Intel Attestation Service¶
You need to read and perform these steps to deploy a Conclave app.
How do you know a remote computer is fully up to date with the latest security patches and isn't physically compromised? This is the question Intel's Attestation Service (IAS) exists to answer. IAS is an online service that evaluates evidence from an enclave and returns:
- The time at which the assessment was made
- Whether the system is considered secure or whether it needs:
- Software upgrades
- Operating system / microcode upgrades
- BIOS configuration changes
- The CVE IDs of any active security advisories against the remote system
... along with various other pieces of data. The response is signed by Intel. Because it's signed it can be hosted and
passed around by anyone, thus when an enclave is started in debug or production mode IAS is contacted and an attestation
calculated. It's a part of a serialized
EnclaveInstanceInfo object and can be passed to clients from the server. This
means clients don't need to contact Intel's servers themselves and thus don't need authorisation to use IAS.

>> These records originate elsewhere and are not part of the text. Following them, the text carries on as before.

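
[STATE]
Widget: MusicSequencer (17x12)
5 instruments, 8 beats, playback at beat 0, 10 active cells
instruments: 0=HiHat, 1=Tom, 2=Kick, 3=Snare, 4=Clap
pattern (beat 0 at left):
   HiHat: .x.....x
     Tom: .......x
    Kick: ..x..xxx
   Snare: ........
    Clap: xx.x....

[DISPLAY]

      ▼1234567   
 HiHat·█·····█   
   Tom·······█   
  Kick··█··███   
 Snare········   
  Clap██·█····   
                 
                 
                 
                 
                 
                 


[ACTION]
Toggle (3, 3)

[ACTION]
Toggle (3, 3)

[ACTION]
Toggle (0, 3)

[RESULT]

      ▼1234567   
 HiHat·█·█···█   
   Tom·······█   
  Kick··█··███   
 Snare········   
  Clap██·█····   
                 
                 
                 
                 
                 
                 


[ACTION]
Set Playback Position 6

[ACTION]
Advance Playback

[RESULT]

      0123456▼   
 HiHat·█·█···█   
   Tom·······█   
  Kick··█··███   
 Snare········   
  Clap██·█····   
                 
                 
                 
                 
                 
                 


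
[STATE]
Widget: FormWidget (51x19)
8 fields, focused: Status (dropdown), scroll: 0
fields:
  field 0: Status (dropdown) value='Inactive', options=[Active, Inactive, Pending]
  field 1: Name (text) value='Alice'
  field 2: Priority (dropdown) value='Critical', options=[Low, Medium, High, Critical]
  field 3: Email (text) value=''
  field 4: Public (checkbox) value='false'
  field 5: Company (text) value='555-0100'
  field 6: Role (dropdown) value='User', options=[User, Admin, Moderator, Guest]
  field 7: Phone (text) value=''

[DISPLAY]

> Status:     [Inactive                          ▼]
  Name:       [Alice                              ]
  Priority:   [Critical                          ▼]
  Email:      [                                   ]
  Public:     [ ]                                  
  Company:    [555-0100                           ]
  Role:       [User                              ▼]
  Phone:      [                                   ]
                                                   
                                                   
                                                   
                                                   
                                                   
                                                   
                                                   
                                                   
                                                   
                                                   
                                                   


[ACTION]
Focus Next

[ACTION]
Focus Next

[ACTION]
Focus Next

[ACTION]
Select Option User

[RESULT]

  Status:     [Inactive                          ▼]
  Name:       [Alice                              ]
  Priority:   [Critical                          ▼]
> Email:      [                                   ]
  Public:     [ ]                                  
  Company:    [555-0100                           ]
  Role:       [User                              ▼]
  Phone:      [                                   ]
                                                   
                                                   
                                                   
                                                   
                                                   
                                                   
                                                   
                                                   
                                                   
                                                   
                                                   


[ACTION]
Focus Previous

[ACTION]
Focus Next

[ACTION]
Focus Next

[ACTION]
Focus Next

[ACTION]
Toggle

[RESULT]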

IAS requires an authorised key to access it. This is distinct from the enclave signing key. To obtain an IAS access key:
- Sign the commercial use agreement as part of getting a whitelisted enclave signing key.
- Get an Intel developer zone account and sign in on the IAS API site.
- Subscribe to development and production access for "EPID Name Base Mode (Linkable Quotes)".
You should give Intel a group email address rather than an individual address, as these will be used to send you notification of security advisories affecting your system, so you know to upgrade and the timelines for TCB recovery.